The inference time, the number of model parameters, and floating-point operations (FLOPs) were adopted as the key metrics for evaluating the efficiency of deep neural networks. The MobileNetV3 backbone serves as a lightweight foundation, with the MACA module adding approximately 0.2 M parameters and 0.05 GFLOPs via global pooling, a compact MLP, and channel attention, while the DSSU contributes ~0.15 M parameters and 0.03 GFLOPs through 1 × 1 convolutions and gradient operations. On an NVIDIA RTX 3090, the PESODNet achieves around 28 FPS for 448 × 448 images, outperforming UNet.

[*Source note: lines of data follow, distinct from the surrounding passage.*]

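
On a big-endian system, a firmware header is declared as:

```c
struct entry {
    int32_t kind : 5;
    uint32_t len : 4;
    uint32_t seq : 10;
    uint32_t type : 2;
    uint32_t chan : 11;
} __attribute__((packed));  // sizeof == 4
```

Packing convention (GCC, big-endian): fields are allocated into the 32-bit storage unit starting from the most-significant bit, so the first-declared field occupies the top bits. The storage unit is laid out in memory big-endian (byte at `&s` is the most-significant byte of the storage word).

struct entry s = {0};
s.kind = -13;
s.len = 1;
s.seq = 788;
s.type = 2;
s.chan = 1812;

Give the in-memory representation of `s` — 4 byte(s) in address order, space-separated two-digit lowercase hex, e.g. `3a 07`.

kind:5 = -13 → 0x13 << 27 → word 0x98000000
len:4 = 1 → 0x1 << 23 → word 0x98800000
seq:10 = 788 → 0x314 << 13 → word 0x98e28000
type:2 = 2 → 0x2 << 11 → word 0x98e29000
chan:11 = 1812 → 0x714 << 0 → word 0x98e29714
word = 0x98e29714 → big-endian bytes:
  [0]=0x98  [1]=0xe2  [2]=0x97  [3]=0x14

98 e2 97 14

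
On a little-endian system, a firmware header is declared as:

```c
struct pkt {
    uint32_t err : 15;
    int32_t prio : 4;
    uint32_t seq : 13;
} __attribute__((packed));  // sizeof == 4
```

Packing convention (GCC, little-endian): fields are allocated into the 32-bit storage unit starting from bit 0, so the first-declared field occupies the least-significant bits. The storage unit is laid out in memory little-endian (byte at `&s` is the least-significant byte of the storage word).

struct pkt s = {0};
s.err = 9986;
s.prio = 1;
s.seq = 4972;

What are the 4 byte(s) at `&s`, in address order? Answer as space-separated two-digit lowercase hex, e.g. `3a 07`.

err (15b) val=9986 bits=0x2702 at bit 0: 0x00002702
prio (4b) val=1 bits=0x1 at bit 15: 0x0000a702
seq (13b) val=4972 bits=0x136c at bit 19: 0x9b60a702
word = 0x9b60a702 → little-endian bytes:
  [0]=0x02  [1]=0xa7  [2]=0x60  [3]=0x9b

02 a7 60 9b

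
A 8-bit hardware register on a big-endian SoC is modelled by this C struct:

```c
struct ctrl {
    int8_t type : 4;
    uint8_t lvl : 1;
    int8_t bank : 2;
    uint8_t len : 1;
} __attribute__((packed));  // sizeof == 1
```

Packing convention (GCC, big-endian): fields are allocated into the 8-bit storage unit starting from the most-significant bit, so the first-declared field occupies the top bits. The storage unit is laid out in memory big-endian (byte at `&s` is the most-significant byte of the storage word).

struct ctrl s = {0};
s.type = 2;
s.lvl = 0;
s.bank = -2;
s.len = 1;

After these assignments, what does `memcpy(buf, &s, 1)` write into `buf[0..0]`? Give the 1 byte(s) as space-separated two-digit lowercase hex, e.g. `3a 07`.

type (4b) val=2 bits=0x2 at bit 4: 0x20
lvl (1b) val=0 bits=0x0 at bit 3: 0x20
bank (2b) val=-2 bits=0x2 at bit 1: 0x24
len (1b) val=1 bits=0x1 at bit 0: 0x25
word = 0x25 → big-endian bytes:
  [0]=0x25

25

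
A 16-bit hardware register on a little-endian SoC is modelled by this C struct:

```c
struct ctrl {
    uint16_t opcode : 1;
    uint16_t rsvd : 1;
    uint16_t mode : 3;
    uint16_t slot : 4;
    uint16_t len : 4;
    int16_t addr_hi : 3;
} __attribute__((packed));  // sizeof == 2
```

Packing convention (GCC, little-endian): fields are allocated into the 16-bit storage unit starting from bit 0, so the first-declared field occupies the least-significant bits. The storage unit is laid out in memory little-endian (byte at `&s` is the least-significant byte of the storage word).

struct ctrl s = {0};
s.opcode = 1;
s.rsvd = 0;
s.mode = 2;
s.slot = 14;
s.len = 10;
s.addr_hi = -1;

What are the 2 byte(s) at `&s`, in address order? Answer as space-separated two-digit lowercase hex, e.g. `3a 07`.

opcode (1b) val=1 bits=0x1 at bit 0: 0x0001
rsvd (1b) val=0 bits=0x0 at bit 1: 0x0001
mode (3b) val=2 bits=0x2 at bit 2: 0x0009
slot (4b) val=14 bits=0xe at bit 5: 0x01c9
len (4b) val=10 bits=0xa at bit 9: 0x15c9
addr_hi (3b) val=-1 bits=0x7 at bit 13: 0xf5c9
word = 0xf5c9 → little-endian bytes:
  [0]=0xc9  [1]=0xf5

c9 f5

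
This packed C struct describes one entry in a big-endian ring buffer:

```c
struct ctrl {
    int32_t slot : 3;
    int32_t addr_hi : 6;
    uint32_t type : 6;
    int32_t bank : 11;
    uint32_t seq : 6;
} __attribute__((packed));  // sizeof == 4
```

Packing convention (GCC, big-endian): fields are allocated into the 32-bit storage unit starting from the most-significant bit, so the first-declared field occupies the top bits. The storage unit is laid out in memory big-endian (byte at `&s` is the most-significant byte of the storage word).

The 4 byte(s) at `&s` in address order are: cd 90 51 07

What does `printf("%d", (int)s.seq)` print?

[0]=0xcd [1]=0x90 [2]=0x51 [3]=0x07 (big-endian) → word 0xcd905107
slot:3 @ bit 29 → (0xcd905107>>29)&0x7 = 0x6
addr_hi:6 @ bit 23 → (0xcd905107>>23)&0x3f = 0x1b
type:6 @ bit 17 → (0xcd905107>>17)&0x3f = 0x8
bank:11 @ bit 6 → (0xcd905107>>6)&0x7ff = 0x144
seq:6 @ bit 0 → (0xcd905107>>0)&0x3f = 0x7  ←

7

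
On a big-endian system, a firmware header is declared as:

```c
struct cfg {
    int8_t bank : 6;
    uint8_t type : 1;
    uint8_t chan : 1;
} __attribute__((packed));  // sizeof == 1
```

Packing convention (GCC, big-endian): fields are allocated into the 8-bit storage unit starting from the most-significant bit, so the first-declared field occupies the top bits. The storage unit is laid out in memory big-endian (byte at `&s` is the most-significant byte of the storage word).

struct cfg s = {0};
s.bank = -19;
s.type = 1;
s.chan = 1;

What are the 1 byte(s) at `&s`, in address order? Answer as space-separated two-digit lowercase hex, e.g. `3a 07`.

b7

bank:6 = -19 → 0x2d << 2 → word 0xb4
type:1 = 1 → 0x1 << 1 → word 0xb6
chan:1 = 1 → 0x1 << 0 → word 0xb7
word = 0xb7 → big-endian bytes:
  [0]=0xb7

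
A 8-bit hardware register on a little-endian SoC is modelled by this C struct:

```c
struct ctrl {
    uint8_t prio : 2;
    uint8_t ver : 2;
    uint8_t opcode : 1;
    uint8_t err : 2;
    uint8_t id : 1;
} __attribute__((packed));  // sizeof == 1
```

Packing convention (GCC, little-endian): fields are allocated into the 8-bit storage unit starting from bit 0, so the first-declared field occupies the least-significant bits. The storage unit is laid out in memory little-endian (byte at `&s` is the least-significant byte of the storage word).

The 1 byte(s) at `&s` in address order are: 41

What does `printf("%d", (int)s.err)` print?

[0]=0x41 (little-endian) → word 0x41
prio:2 @ bit 0 → (0x41>>0)&0x3 = 0x1
ver:2 @ bit 2 → (0x41>>2)&0x3 = 0x0
opcode:1 @ bit 4 → (0x41>>4)&0x1 = 0x0
err:2 @ bit 5 → (0x41>>5)&0x3 = 0x2  ←
id:1 @ bit 7 → (0x41>>7)&0x1 = 0x0

2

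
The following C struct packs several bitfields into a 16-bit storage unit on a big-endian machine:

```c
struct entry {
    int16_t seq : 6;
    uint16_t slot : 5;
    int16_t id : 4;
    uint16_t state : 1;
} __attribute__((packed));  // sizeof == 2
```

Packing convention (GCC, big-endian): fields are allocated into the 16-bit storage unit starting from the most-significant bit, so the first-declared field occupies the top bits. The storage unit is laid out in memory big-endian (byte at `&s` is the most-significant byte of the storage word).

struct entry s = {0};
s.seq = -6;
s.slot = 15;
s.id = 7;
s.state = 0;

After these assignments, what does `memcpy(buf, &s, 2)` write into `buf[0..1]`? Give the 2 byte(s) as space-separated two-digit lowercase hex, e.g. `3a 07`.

seq:6 = -6 → 0x3a << 10 → word 0xe800
slot:5 = 15 → 0xf << 5 → word 0xe9e0
id:4 = 7 → 0x7 << 1 → word 0xe9ee
state:1 = 0 → 0x0 << 0 → word 0xe9ee
word = 0xe9ee → big-endian bytes:
  [0]=0xe9  [1]=0xee

e9 ee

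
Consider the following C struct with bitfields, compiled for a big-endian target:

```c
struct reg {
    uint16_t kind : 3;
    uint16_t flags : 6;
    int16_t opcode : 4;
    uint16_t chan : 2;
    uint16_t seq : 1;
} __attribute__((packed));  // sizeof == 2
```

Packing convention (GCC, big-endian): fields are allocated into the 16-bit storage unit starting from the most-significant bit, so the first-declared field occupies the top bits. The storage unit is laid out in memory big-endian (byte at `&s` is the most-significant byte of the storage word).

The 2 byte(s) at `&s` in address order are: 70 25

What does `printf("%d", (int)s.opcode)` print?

[0]=0x70 [1]=0x25 (big-endian) → word 0x7025
kind [13+:3] = (word>>13) & 0x7 = 3
flags [7+:6] = (word>>7) & 0x3f = 32
opcode [3+:4] = (word>>3) & 0xf = 4  ←
chan [1+:2] = (word>>1) & 0x3 = 2
seq [0+:1] = (word>>0) & 0x1 = 1
opcode signed 4b, MSB=0: value = 4

4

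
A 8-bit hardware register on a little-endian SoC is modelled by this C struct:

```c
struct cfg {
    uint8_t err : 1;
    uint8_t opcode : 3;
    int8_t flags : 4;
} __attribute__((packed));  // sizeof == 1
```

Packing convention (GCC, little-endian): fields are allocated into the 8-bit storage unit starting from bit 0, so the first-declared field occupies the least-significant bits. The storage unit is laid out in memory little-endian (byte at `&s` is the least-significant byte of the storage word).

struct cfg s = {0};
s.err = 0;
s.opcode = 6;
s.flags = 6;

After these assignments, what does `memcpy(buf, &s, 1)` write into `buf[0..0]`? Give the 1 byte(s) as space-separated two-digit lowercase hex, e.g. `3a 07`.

6c

[0+:1] err=0 & 0x1 = 0x0; word=0x00
[1+:3] opcode=6 & 0x7 = 0x6; word=0x0c
[4+:4] flags=6 & 0xf = 0x6; word=0x6c
word = 0x6c → little-endian bytes:
  [0]=0x6c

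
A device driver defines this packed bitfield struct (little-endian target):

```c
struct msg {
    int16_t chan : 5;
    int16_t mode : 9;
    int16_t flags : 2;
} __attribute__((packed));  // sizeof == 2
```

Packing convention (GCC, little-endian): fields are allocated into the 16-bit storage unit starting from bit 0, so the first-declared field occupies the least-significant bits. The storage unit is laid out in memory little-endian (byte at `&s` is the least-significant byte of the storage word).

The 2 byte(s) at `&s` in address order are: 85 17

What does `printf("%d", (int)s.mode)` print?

188

[0]=0x85 [1]=0x17 (little-endian) → word 0x1785
chan [0+:5] = (word>>0) & 0x1f = 5
mode [5+:9] = (word>>5) & 0x1ff = 188  ←
flags [14+:2] = (word>>14) & 0x3 = 0
mode signed 9b, MSB=0: value = 188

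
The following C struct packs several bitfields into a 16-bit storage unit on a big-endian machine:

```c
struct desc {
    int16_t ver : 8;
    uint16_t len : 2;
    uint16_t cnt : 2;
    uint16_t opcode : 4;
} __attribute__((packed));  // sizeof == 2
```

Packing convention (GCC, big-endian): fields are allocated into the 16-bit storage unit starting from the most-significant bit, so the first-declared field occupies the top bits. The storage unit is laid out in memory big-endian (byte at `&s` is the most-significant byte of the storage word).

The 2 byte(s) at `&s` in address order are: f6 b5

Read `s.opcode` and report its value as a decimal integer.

5

[0]=0xf6 [1]=0xb5 (big-endian) → word 0xf6b5
ver:8 @ bit 8 → (0xf6b5>>8)&0xff = 0xf6
len:2 @ bit 6 → (0xf6b5>>6)&0x3 = 0x2
cnt:2 @ bit 4 → (0xf6b5>>4)&0x3 = 0x3
opcode:4 @ bit 0 → (0xf6b5>>0)&0xf = 0x5  ←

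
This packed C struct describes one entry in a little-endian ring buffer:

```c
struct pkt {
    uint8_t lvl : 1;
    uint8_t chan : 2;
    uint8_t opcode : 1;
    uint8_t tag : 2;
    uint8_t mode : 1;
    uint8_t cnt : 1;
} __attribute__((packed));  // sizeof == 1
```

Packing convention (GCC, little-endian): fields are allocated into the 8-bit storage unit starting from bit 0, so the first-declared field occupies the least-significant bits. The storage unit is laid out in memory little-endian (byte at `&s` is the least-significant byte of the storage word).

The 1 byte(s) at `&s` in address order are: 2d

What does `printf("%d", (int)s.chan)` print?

2

[0]=0x2d (little-endian) → word 0x2d
lvl:1 @ bit 0 → (0x2d>>0)&0x1 = 0x1
chan:2 @ bit 1 → (0x2d>>1)&0x3 = 0x2  ←
opcode:1 @ bit 3 → (0x2d>>3)&0x1 = 0x1
tag:2 @ bit 4 → (0x2d>>4)&0x3 = 0x2
mode:1 @ bit 6 → (0x2d>>6)&0x1 = 0x0
cnt:1 @ bit 7 → (0x2d>>7)&0x1 = 0x0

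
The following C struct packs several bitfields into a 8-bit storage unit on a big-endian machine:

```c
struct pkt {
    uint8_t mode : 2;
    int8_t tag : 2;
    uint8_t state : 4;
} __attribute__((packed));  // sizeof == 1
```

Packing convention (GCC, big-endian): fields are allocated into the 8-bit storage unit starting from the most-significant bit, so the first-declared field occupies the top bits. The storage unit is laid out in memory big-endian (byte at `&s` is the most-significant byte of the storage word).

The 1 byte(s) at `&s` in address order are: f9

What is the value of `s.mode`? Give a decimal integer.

3

[0]=0xf9 (big-endian) → word 0xf9
mode:2 @ bit 6 → (0xf9>>6)&0x3 = 0x3  ←
tag:2 @ bit 4 → (0xf9>>4)&0x3 = 0x3
state:4 @ bit 0 → (0xf9>>0)&0xf = 0x9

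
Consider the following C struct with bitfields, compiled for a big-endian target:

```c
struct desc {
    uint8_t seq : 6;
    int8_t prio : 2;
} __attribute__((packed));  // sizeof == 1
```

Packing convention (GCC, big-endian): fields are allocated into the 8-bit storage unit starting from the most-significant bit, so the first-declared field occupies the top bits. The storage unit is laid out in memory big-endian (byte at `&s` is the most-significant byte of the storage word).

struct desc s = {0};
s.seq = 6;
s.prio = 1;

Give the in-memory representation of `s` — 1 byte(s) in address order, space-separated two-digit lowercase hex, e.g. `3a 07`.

19

[2+:6] seq=6 & 0x3f = 0x6; word=0x18
[0+:2] prio=1 & 0x3 = 0x1; word=0x19
word = 0x19 → big-endian bytes:
  [0]=0x19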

At the current stage, we focus on validating the feasibility of the polarization-based anti-scattering enhanced SOD mechanism in a controlled lab environment. Complex factors like dynamic lighting and organic particles in natural underwater scenes remain to be addressed in future work. Dynamic lighting, such as sunlight attenuation, may lead to less accurate scattering noise suppression in the DSSU due to intensity fluctuations in the S0 channel. However, the polarization parameters (AoP and DoLP) employed in the PESODNet are less sensitive to such brightness variations, as they characterize material properties rather than intensity. Organic particles in natural waters exhibit more complex scattering properties than the milk particles in our controlled setup. However, the multi-polarization parameter guidance in the PESODNet, specifically the adaptive feature fusion of the AoP and DoLP in the MACA module, mitigates such impacts. Since the MACA module encodes material differences based on polarization characteristics, it can capture the distinct polarization signatures of multi-material targets even under complex scattering. Additionally, the dynamic suppression mechanism in the DSSU adapts to varying scattering levels through S0-guided gradients, partially compensating for model mismatches caused by organic particle complexity and maintaining discriminability for multi-material targets. Depth-dependent color shifts affect the color consistency of the S0 channel, however, the polarization parameters AoP and DoLP help the model maintain stable detection accuracy. Their material-encoding properties are independent of spectral variations. Future research will further address the complexities of real-world underwater environments, such as dynamic lighting, organic particulate scattering, and depth-related color shifts, to enhance the model’s stability in practical underwater scenarios.